Proprio in base a questa differenza è nata l’idea dell’insegnamento, come mezzo per trasmettere informazioni su conoscenze e abilità da un esperto a uno studente, un aspetto dura nel tempo fino a quando l’allievo impara la materia. A volte questa trasmissione del sapere veniva effettuata all’interno della famiglia, perpetuando così il mestiere di generazione in generazione, sapendo che i loro discendenti avrebbero mantenuto viva la conoscenza.

Un aspetto che per molti anni ha “segnato” le famiglie, rendendo difficile l’accesso a tali conoscenze e pratiche per chi non era nato in quell’ambiente. Ma l’istruzione e soprattutto il sistema educativo sono intervenuti per rompere questa esclusività dell’apprendimento, consentendo a chiunque abbia interesse e voglia di studiare di scegliere il proprio corso di studi, indipendentemente dalla precedente formazione dei genitori, arrivando così ad essere, per esempio, il primo medico o avvocato della famiglia.
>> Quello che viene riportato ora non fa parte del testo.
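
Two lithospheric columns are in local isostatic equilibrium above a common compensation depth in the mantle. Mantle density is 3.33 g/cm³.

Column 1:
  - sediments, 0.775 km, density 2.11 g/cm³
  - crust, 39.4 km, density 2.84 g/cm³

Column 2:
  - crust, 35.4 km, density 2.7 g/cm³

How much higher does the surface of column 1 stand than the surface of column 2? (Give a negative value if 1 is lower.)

−0.616 km

For any compensation level in the mantle, the mantle terms cancel and isostasy reduces to e = (Σt_1 − Σt_2) − (Σ(ρt)_1 − Σ(ρt)_2) / ρ_m.
Σt_1 = 40.175 km; Σt_2 = 35.4 km; Σ(ρt)_1 = 113.53125; Σ(ρt)_2 = 95.58 (in km·g/cm³).
e = (40.175 − 35.4) − (113.53125 − 95.58) / 3.33 = −0.616 km.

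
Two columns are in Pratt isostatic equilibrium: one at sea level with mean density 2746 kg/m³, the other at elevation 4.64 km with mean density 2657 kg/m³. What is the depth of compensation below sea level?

ρ_ref D = ρ (D + h) → D (ρ_ref − ρ) = ρ h.
D = ρ h/(ρ_ref − ρ) = 2657 × 4.64 km/(2746 − 2657) = 139 km.

139 km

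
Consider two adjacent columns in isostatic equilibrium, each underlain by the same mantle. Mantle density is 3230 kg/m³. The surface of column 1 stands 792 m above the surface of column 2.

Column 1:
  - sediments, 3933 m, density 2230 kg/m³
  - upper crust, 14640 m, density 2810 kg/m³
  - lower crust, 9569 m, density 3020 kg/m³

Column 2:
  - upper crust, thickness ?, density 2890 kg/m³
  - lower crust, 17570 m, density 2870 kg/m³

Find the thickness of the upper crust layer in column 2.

9440 m

Take the compensation level at the base of the deeper column (depth z_c below the surface of column 1) and equate Σ ρ_i t_i down to z_c; mantle fills any gap and the z_c terms cancel.
Column 1: 3933×2230 + 14640×2810 + 9569×3020 + (z_c − 28142)×3230
Column 2: 792×0 + x×2890 + 17570×2870 + (z_c − 792 − 17570 − x)×3230
The z_c×3230 term appears on both sides and cancels. Collect the known terms of each column as K = Σ(ρt)_known − 3230 × (depth of known layers): K_1 = 78807370 − 3230×28142 = −12091290; K_2 = 50425900 − 3230×(792 + 17570) = −8883360.
Balance: K_1 = K_2 − x×(3230 − 2890), so x = (K_2 − K_1)/(3230 − 2890) = 3207930/340 = 9440 m.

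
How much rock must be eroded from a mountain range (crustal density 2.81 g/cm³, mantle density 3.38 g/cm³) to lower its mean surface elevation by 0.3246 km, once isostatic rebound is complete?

Net drop Δ = e − u = e − e ρ_c/ρ_m = e (ρ_m − ρ_c)/ρ_m.
e = Δ ρ_m/(ρ_m − ρ_c) = 0.3246 km × 3.38/0.57 = 1.92 km.

1.92 km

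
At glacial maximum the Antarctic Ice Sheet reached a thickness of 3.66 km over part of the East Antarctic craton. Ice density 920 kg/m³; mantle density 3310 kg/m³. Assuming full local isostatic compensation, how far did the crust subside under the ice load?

1.02 km

Equating mass per unit area of the two columns: the ice load ρ_ice t is balanced by mantle displaced below, ρ_m s.
s = t ρ_ice / ρ_m = 3.66 km × 920/3310 = 1.02 km.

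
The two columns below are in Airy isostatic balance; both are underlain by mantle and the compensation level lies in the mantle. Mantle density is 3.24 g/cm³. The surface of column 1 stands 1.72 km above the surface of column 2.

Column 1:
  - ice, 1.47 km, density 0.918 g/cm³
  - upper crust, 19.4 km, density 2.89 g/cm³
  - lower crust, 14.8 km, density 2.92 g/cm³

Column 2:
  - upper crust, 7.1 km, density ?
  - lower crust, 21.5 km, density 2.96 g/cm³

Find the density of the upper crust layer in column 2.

2.77 g/cm³

Take the compensation level at the base of the deeper column (depth z_c below the surface of column 1) and equate Σ ρ_i t_i down to z_c; mantle fills any gap and the z_c terms cancel.
Column 1: 1.47×0.918 + 19.4×2.89 + 14.8×2.92 + (z_c − 35.67)×3.24
Column 2: 1.72×0 + 7.1×ρ + 21.5×2.96 + (z_c − 1.72 − 28.6)×3.24
The z_c×3.24 term appears on both sides and cancels. Collect the known terms of each column as K = Σ(ρt)_known − 3.24 × (depth of known layers): K_1 = 100.63146 − 3.24×35.67 = −14.93934; K_2 = 63.64 − 3.24×(1.72 + 28.6) = −34.5968.
Balance: K_1 = K_2 + 7.1×ρ, so ρ = (K_1 − K_2)/7.1 = 19.6575/7.1 = 2.77 g/cm³.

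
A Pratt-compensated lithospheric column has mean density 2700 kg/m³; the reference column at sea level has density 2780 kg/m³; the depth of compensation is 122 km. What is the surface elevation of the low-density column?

3.61 km

ρ_ref D = ρ (D + h) → h = D (ρ_ref − ρ)/ρ.
h = 122 km × (2780 − 2700)/2700 = 3.61 km.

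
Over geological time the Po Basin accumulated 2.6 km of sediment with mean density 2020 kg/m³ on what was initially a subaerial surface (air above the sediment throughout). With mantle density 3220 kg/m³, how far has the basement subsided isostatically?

1.63 km

Subaerial load: s = t ρ_sed / ρ_m = 2.6 km × 2020/3220 = 1.63 km.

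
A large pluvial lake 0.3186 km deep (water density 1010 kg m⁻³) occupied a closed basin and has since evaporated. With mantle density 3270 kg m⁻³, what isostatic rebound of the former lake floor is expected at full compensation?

u = d ρ_w/ρ_m = 0.3186 km × 1010/3270 = 0.0984 km.

0.0984 km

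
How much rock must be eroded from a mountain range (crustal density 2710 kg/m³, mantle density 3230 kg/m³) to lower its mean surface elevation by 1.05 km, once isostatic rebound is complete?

6.52 km

Net drop Δ = e − u = e − e ρ_c/ρ_m = e (ρ_m − ρ_c)/ρ_m.
e = Δ ρ_m/(ρ_m − ρ_c) = 1.05 km × 3230/520 = 6.52 km.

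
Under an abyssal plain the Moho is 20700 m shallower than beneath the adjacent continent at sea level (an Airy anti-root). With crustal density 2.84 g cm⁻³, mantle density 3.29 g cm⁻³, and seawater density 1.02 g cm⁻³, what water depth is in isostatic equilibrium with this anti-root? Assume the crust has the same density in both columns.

5120 m

Replacing a thickness d of crust by seawater at the top must be balanced by replacing crust with mantle at the base: d (ρ_c − ρ_w) = a (ρ_m − ρ_c).
d = a (ρ_m − ρ_c)/(ρ_c − ρ_w) = 20700 m × 0.45/1.82 = 5120 m.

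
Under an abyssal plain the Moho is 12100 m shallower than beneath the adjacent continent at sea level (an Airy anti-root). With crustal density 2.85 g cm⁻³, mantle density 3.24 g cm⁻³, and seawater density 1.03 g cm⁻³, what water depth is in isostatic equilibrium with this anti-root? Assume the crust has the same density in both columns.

2590 m

Replacing a thickness d of crust by seawater at the top must be balanced by replacing crust with mantle at the base: d (ρ_c − ρ_w) = a (ρ_m − ρ_c).
d = a (ρ_m − ρ_c)/(ρ_c − ρ_w) = 12100 m × 0.39/1.82 = 2590 m.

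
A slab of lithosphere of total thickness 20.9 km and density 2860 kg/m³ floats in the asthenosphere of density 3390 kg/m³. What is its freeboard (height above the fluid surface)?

Floating equilibrium: submerged depth d = t ρ_obj/ρ_fluid = 20.9 km × 2860/3390 = 17.63 km.
Freeboard = t − d = 20.9 km − 17.63 km = 3.27 km.

3.27 km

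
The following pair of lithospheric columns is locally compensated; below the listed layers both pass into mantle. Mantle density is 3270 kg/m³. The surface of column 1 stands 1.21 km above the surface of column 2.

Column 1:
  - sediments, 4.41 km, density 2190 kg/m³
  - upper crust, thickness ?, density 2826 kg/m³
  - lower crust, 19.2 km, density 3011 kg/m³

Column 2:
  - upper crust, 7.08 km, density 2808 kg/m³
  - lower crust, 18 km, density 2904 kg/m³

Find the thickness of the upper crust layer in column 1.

9.19 km

Take the compensation level at the base of the deeper column (depth z_c below the surface of column 1) and equate Σ ρ_i t_i down to z_c; mantle fills any gap and the z_c terms cancel.
Column 1: 4.41×2190 + x×2826 + 19.2×3011 + (z_c − 23.61 − x)×3270
Column 2: 1.21×0 + 7.08×2808 + 18×2904 + (z_c − 1.21 − 25.08)×3270
The z_c×3270 term appears on both sides and cancels. Collect the known terms of each column as K = Σ(ρt)_known − 3270 × (depth of known layers): K_1 = 67469.1 − 3270×23.61 = −9735.6; K_2 = 72152.64 − 3270×(1.21 + 25.08) = −13815.66.
Balance: K_1 − x×(3270 − 2826) = K_2, so x = (K_1 − K_2)/(3270 − 2826) = 4080.06/444 = 9.19 km.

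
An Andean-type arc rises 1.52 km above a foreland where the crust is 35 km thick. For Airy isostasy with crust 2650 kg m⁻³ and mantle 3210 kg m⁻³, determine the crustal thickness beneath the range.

43.7 km

Root depth r = h ρ_c / (ρ_m − ρ_c) = 1.52 km × 2650 / 560 = 7.193 km.
Total thickness = T + h + r = 35 km + 1.52 km + 7.193 km = 43.7 km.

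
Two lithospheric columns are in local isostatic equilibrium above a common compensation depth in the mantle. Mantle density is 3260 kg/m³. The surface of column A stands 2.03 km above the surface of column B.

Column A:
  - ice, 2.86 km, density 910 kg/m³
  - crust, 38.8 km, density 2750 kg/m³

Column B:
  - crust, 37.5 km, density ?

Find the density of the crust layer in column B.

Take the compensation level at the base of the deeper column (depth z_c below the surface of column A) and equate Σ ρ_i t_i down to z_c; mantle fills any gap and the z_c terms cancel.
Column A: 2.86×910 + 38.8×2750 + (z_c − 41.66)×3260
Column B: 2.03×0 + 37.5×ρ + (z_c − 2.03 − 37.5)×3260
The z_c×3260 term appears on both sides and cancels. Collect the known terms of each column as K = Σ(ρt)_known − 3260 × (depth of known layers): K_A = 109302.6 − 3260×41.66 = −26509; K_B = 0 − 3260×(2.03 + 37.5) = −128867.8.
Balance: K_A = K_B + 37.5×ρ, so ρ = (K_A − K_B)/37.5 = 102359/37.5 = 2730 kg/m³.

2730 kg/m³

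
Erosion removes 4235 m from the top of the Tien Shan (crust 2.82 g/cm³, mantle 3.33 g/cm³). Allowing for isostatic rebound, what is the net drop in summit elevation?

Rebound u = e ρ_c/ρ_m = 4235 m × 2.82/3.33 = 3586 m.
Net surface drop = e − u = 4235 m − 3586 m = e (ρ_m − ρ_c)/ρ_m = 649 m.

649 m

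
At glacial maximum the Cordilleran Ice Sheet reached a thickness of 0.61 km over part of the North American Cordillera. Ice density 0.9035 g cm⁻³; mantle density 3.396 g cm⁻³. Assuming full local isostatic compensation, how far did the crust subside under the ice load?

0.162 km

By Archimedes' principle applied to the lithosphere: the ice load ρ_ice t is balanced by mantle displaced below, ρ_m s.
s = t ρ_ice / ρ_m = 0.61 km × 0.9035/3.396 = 0.162 km.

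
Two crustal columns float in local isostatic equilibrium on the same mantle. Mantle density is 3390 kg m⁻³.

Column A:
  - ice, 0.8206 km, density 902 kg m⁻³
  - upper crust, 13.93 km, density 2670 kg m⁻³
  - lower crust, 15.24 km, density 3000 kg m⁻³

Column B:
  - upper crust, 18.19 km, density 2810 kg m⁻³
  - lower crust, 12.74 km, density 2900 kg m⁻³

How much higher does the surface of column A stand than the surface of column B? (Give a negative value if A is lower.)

0.36 km

For any compensation level in the mantle, the mantle terms cancel and isostasy reduces to e = (Σt_A − Σt_B) − (Σ(ρt)_A − Σ(ρt)_B) / ρ_m.
Σt_A = 29.9906 km; Σt_B = 30.93 km; Σ(ρt)_A = 83653.2812; Σ(ρt)_B = 88059.9 (in km·kg m⁻³).
e = (29.9906 − 30.93) − (83653.2812 − 88059.9) / 3390 = 0.36 km.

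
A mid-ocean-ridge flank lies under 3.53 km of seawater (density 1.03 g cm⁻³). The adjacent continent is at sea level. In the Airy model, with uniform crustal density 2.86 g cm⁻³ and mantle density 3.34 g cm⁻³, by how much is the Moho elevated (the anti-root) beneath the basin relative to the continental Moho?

13.5 km

Balancing pressure at the compensation depth: replacing crust with seawater at the top is compensated by replacing crust with mantle at the base: d (ρ_c − ρ_w) = a (ρ_m − ρ_c).
a = d (ρ_c − ρ_w)/(ρ_m − ρ_c) = 3.53 km × 1.83/0.48 = 13.5 km.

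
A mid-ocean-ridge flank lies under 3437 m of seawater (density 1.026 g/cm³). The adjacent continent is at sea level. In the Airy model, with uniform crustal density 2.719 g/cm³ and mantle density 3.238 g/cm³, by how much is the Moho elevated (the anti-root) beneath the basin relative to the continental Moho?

11200 m

In Airy isostatic equilibrium: replacing crust with seawater at the top is compensated by replacing crust with mantle at the base: d (ρ_c − ρ_w) = a (ρ_m − ρ_c).
a = d (ρ_c − ρ_w)/(ρ_m − ρ_c) = 3437 m × 1.693/0.519 = 11200 m.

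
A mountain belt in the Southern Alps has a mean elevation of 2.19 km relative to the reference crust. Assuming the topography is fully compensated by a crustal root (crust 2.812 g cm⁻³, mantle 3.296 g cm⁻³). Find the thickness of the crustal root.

Balancing pressure at the compensation depth: the weight of the topography is balanced by the buoyancy of the root, ρ_c h = (ρ_m − ρ_c) r.
r = h · ρ_c / (ρ_m − ρ_c) = 2.19 km × 2.812 / (3.296 − 2.812) = 12.7 km.

12.7 km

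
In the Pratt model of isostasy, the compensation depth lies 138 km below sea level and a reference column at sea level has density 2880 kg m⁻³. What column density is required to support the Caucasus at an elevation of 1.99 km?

Pratt balance: ρ_ref D = ρ (D + h).
ρ = ρ_ref D/(D + h) = 2880 × 138 km/(138 km + 1.99 km) = 2840 kg m⁻³.

2840 kg m⁻³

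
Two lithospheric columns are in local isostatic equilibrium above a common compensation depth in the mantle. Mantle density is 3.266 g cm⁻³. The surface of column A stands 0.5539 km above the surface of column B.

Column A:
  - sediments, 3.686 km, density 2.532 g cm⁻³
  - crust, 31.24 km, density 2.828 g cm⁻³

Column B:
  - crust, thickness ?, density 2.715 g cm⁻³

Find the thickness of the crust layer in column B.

Take the compensation level at the base of the deeper column (depth z_c below the surface of column A) and equate Σ ρ_i t_i down to z_c; mantle fills any gap and the z_c terms cancel.
Column A: 3.686×2.532 + 31.24×2.828 + (z_c − 34.926)×3.266
Column B: 0.5539×0 + x×2.715 + (z_c − 0.5539 − 0 − x)×3.266
The z_c×3.266 term appears on both sides and cancels. Collect the known terms of each column as K = Σ(ρt)_known − 3.266 × (depth of known layers): K_A = 97.679672 − 3.266×34.926 = −16.388644; K_B = 0 − 3.266×(0.5539 + 0) = −1.8090374.
Balance: K_A = K_B − x×(3.266 − 2.715), so x = (K_B − K_A)/(3.266 − 2.715) = 14.5796/0.551 = 26.5 km.

26.5 km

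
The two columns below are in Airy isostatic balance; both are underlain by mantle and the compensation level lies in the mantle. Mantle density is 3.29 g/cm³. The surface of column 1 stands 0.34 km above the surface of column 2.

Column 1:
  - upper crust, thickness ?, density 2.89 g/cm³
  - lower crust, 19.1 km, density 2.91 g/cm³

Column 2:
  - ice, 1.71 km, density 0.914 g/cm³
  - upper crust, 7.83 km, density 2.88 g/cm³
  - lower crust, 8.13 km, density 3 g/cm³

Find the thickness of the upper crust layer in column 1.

8.73 km

Take the compensation level at the base of the deeper column (depth z_c below the surface of column 1) and equate Σ ρ_i t_i down to z_c; mantle fills any gap and the z_c terms cancel.
Column 1: x×2.89 + 19.1×2.91 + (z_c − 19.1 − x)×3.29
Column 2: 0.34×0 + 1.71×0.914 + 7.83×2.88 + 8.13×3 + (z_c − 0.34 − 17.67)×3.29
The z_c×3.29 term appears on both sides and cancels. Collect the known terms of each column as K = Σ(ρt)_known − 3.29 × (depth of known layers): K_1 = 55.581 − 3.29×19.1 = −7.258; K_2 = 48.50334 − 3.29×(0.34 + 17.67) = −10.74956.
Balance: K_1 − x×(3.29 − 2.89) = K_2, so x = (K_1 − K_2)/(3.29 − 2.89) = 3.49156/0.4 = 8.73 km.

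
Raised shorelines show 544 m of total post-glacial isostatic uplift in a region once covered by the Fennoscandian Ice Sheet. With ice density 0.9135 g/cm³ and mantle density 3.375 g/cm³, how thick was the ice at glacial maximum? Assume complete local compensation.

u = t ρ_ice/ρ_m → t = u ρ_m/ρ_ice = 544 m × 3.375/0.9135 = 2010 m.

2010 m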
Nonostante quanto sopra, e le strutture che esistono per accedere all’apprendimento, non tutti sembrano “interessati” allo stesso modo a questa opportunità, mostrando qualche problema in più per mantenere lo stesso livello del resto della classe, che in alcuni casi “costringe” i genitori a “rimuoverli” dal sistema, perché capiscono che il loro bambino è “non utile” per l’apprendimento. Un approccio che denota un rapporto scuola-apprendimento non del tutto corretto, poiché quello stesso ragazzo collocato in un altro tipo di istituzione scolastica come gli istituti professionali, dove le abilità e le conoscenze pratiche sono ulteriormente sviluppate, riesce non solo a stare al passo con i suoi coetanei, ma può anche distinguersi; e tutto questo per fare una scelta migliore riguardo all’apprendimento del bambino, adattato ai suoi bisogni e interessi.

Pertanto, l’apprendimento è un’attività che viene svolta “ogni volta” che viene acquisita nuova conoscenza, ma anche quando vengono sviluppate nuove abilità. Può anche essere considerato apprendimento quando le conoscenze e le abilità precedenti vengono migliorate, avvicinando la persona al livello di esperto, sviluppando il dominio delle abilità stesse.

Bisogna tener conto che una persona può essere esperta in una materia e non in un’altra, questo perché il nostro tempo è limitato e dobbiamo “scegliere” dove occuparlo, quindi a ciò che dedichiamo più tempo è più probabile che il nostro apprendimento si sviluppi più velocemente e più sostenuto nel tempo, rispetto ad altre attività che iniziamo e “abbandoniamo” a breve, il che significa che non saremo in grado di diventare esperti in quella materia.